Saturday 19 October 2013

Un niño solo en la sala de arte africano (capítulo siete)


A la mañana siguiente, como siempre, me desperté primero y la desperté para meterle algo de mi entusiasmo por ver sitios, por saltar a la calle, por huir de la angustia que me produce el sueño, tan parecido a la muerte. Pero esta vez ella estaba verdaderamente cansada, le dolía todo el cuerpo. Me dijo que aún no se le había pasado lo del día anterior y sólo se levantó para ir al servicio. Cuando salió yo ya estaba vestido y sobón y pelma y nervioso y ella apenas conseguía zafarse de mis abrazos y de mis preguntas. Al final alcanzó la cama y me dijo que necesitaba dormir un poco más, que me fuera yo a desayunar y que después volviera a buscarla. Además, me dijo, que tal y como se encontraba no iba a ser capaz de tomar nada.

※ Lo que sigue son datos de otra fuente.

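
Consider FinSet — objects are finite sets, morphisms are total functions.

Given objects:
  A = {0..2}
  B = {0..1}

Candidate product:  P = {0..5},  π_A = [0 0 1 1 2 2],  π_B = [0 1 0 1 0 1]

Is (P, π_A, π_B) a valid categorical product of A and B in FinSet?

Answer: VALID PRODUCT

Derivation:
|A|·|B| = 3·2 = 6;  |P| = 6
Check the pairing map k ↦ (π_A(k), π_B(k)):
  0 -> (0,0)
  1 -> (0,1)
  2 -> (1,0)
  3 -> (1,1)
  4 -> (2,0)
  5 -> (2,1)
distinct pairs in image: 6 / 6 needed
  → bijection onto A×B; projections well-typed.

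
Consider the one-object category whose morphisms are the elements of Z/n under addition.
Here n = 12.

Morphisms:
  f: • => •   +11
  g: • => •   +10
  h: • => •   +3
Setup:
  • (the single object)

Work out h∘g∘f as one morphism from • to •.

  0 +11≡11 +10≡9 +3≡0  (mod 12)
composite: +0

Answer: +0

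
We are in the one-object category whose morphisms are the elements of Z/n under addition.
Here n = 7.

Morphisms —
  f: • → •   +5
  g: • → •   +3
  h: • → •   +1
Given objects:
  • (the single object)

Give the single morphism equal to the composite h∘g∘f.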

Baje a la calle y me senté en un café, en una de esas terrazas callejeras que en París persisten en invierno calentadas por enormes calefactores. Bajé con uno de mis cuadernos de hojas lisas envuelto en la funda de cuero que N me regaló. Mi intención era escribir mientras tomaba un café americano y un croissant. Como siempre en vez de escribir estuve todo el tiempo mirando a los transeúntes y a las personas que como yo permanecían sentadas mirando hacia la calle, auténticos voyeurs parapetados tras la pobre excusa de un café o un té.

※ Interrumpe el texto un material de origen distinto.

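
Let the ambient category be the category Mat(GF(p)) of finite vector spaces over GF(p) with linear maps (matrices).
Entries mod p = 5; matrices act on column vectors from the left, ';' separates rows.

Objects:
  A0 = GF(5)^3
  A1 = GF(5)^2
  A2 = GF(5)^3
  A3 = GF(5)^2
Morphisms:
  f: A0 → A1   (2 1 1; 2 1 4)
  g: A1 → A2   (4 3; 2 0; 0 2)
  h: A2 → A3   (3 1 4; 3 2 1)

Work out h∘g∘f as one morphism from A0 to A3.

  e0=[1,0,0] f→[2,2] g→[4,4,4] h→[2,4]
  e1=[0,1,0] f→[1,1] g→[2,2,2] h→[1,2]
  e2=[0,0,1] f→[1,4] g→[1,2,3] h→[2,0]
⟦path⟧: (2 1 2; 4 2 0)

Answer: (2 1 2; 4 2 0)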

No me di cuenta cuando ella se me acerco, para cuando la vi ya estaba a mi lado. Me dijo, con una de esas voces enronquecidas por el tabaco, “yo también escribo”. Mi francés, a pesar de tantos años de clases en la enseñanza obligatoria y de tantas horas en academias particulares, y de tanto empeño que pongo a mi manera, es francamente malo pero al menos me sirve para poder leer a Sartre, a Camus, a Baudelair, a Raimbau,… en el idioma en el que escribieron, así me consuelo. Sin embargo, sí fui capaz de entender esa inquietante frase que aquella voz tan rota, tan áspera, dejó caer sobre mí.

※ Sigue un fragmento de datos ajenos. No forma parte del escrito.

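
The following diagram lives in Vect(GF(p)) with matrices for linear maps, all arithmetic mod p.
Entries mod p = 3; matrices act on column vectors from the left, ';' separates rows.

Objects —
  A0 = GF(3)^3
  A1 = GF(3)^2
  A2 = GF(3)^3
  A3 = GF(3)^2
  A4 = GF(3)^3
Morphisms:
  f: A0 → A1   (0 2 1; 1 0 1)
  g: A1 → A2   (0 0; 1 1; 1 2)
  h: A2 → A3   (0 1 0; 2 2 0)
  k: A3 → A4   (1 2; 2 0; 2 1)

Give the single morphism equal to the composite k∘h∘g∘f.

  e0=(1,0,0) f→(0,1) g→(0,1,2) h→(1,2) k→(2,2,1)
  e1=(0,1,0) f→(2,0) g→(0,2,2) h→(2,1) k→(1,1,2)
  e2=(0,0,1) f→(1,1) g→(0,2,0) h→(2,1) k→(1,1,2)
⟦path⟧: (2 1 1; 2 1 1; 1 2 2)

Answer: (2 1 1; 2 1 1; 1 2 2)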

Mientras lo decía desapareció y apenas puede darme cuenta de que era la persistente mujer vagabunda. Junto a mí quedo un paquete envuelto en papel de estraza que resultaron ser unos cincuenta folios escritos a mano por las dos caras en los que se contenía una historia titulada “Creación de una soledad”.
Inmediatamente empecé a leerlo y las palabras me fueron atrapando llevándome a un estado de concentración tal que cuando volví el último folio y traté de regresar a esa realidad de tintineo de cucharillas, de desagradables gruñidos de la máquina cafetera y de zumbido de conversaciones, me dolían los oídos.
Era la mujer, aquella mujer del puente, de tantos sitios. Ahora se confirmaba que nos había estado siguiendo. Y yo acababa de leer por qué, qué es lo que quería decir.
El texto contaba la historia de la desaparición de un niño desde un punto de vista, el de ella. Si era ficción era buena, si era un testimonio era enajenación mental. Si era cierto era tan triste como para perder la vida y marginarse y vagabundear de dolor (si no se es capaz de matarse). Si era falso y la historia era otra, era más normal, era, por ejemplo, una muerte accidental del niño, su hijo, que ella no había sido capaz de asumir y se había ido deshaciendo en el dolor de la ausencia,… Si era, digo, falsa la historia, si no había una conspiración, si no había unos extraterrestres con una secta de científicos en la tierra que le habían secuestrado y que lo mantenían igual que hace treinta años… Si no estaba en un estado entre la vida y la muerte, fantasmal, sólo visible para su madre y para ciertas personas especialmente sensibles a lo no posible, a lo paranormal. Si… qué más da, el dolor, la desolación, la destrucción de una vida,… las lágrimas que quedaban en el papel convertidas en borrones de tinta, sí que eran reales.
Cuando subí a la habitación y N ya estaba mejor y se estaba arreglando e iba a empezar otro día de paseos y museos, no le dije nada porque no lo iba a entender o no le iba a interesar. Porque la realidad ya se la estaba empezando a comer.